春の出会いにのっかって-山田康裕編-

不完全密室殺人、5月の公演も決まってきております。4月のライブではまた新しい不完全の一面をお見せできるかと。楽しみにしていてください。
さて今回は山田康裕編。

大学2年の頃、それまでやっていたバンド(人生で初めてオリジナルをやったバンドだった)が活動できなくなった。ただライブの興奮と表現欲求に飢えていた僕は何の気なしにインターネットでメンバー募集を開始する。どこかのバンドが拾ってくれるか、面白い人間と新しくバンドが出来ればラッキー。それくらいの軽いノリではあったが、後々ボロが出てはまずい。ありのままを文面に綴った。

「当方音響系ベース(当時は今よりエフェクターの事をわかっていなかったのにこの言い草はお笑いだ)。眼鏡、オタク。ナンバーガールを好む。ルート弾きを好む。フレーズより音色で空間を彩るタイプ」。確かそんなような事を書いた記憶があった。よく書いたなと思う。若さというのは時に無謀にして目茶苦茶な事を書かせるものだ。

どうやら名古屋では慢性的にベース不足らしく、程なくして何通かメールが来た。そのうちの一通が山田康裕からのものだった。「既存の音楽ではなく、全く新しい亜空間音楽をやりたい」。意気込みが伝わる熱いメールだったように思う。顔も知らないその人と、僕は電話で連絡をとり今池(偶然にも家が目茶苦茶近かったのだ)で会う事になった。

待ち合わせ時間から5分程遅れてやって来たその男は眼鏡が怪しく光る、僕に負けず劣らずオタクっぽかった。
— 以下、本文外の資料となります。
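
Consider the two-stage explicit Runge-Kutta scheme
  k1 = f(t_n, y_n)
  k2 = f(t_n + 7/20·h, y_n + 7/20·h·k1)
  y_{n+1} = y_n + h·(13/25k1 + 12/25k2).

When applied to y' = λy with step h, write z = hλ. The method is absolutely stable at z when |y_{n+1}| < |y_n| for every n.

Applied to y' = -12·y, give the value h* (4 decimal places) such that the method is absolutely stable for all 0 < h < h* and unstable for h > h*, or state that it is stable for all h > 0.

(-5.9524,0); λ=-12 ⇒ h* = (125/21)/12 = 0.4960.

With y'=λy (z=hλ):
  k1=λy_n ⇒ h·k1=z·y_n;  k2=λ(1+7/20z)y_n ⇒ h·k2=z(1+7/20z)y_n
  y_{n+1}/y_n = 1 + 13/25z + 12/25z(1+7/20z) = 1 + z + 21/125z²
  R(z) = 1 + z + 21/125z².

Need |R(x)|<1, x<0.
x=-1.65: |R|=0.1926
R=1: x+21/125x²=0 ⇒ x=−125/21=-5.9524; min R=1−1/(4·21/125)=-0.4881>−1
Confirm numerically:
  x=-3.710: |R|=0.39763 <1
  x=-3.420: |R|=0.45500 <1
  x=-2.592: |R|=0.46330 <1
  x=-6.404: |R|=1.48588 >1
  x=-6.360: |R|=1.43553 >1
Stable set (-5.9524, 0).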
自己紹介を終えて少し話した段階で僕はやる気になっていたし、彼もそのようだった。彼の知り合いの女性ドラマーを迎え、「百鬼夜攻」(誤字ではない。山田くん曰くこの方が字画がいいらしい)とギターボーカルによって名付けられたこのバンドは動き出したのである。ちなみに不完全密室殺人でやっている曲の中に「猫娘」という曲があるのだがすでにこの頃から演奏していた。随分と息の長い曲だ。

なんだかんだで「百鬼夜攻」はライブをする事なく事実上の解散となってしまったのだが、山田康裕とはその後もエフェクターの売買やら何やらで繋がっていた。

そして、不完全密室殺人の始まりはある日のエフェクター売買に端を発するのだけどそのあたりは各務鉄平編で語るとしよう。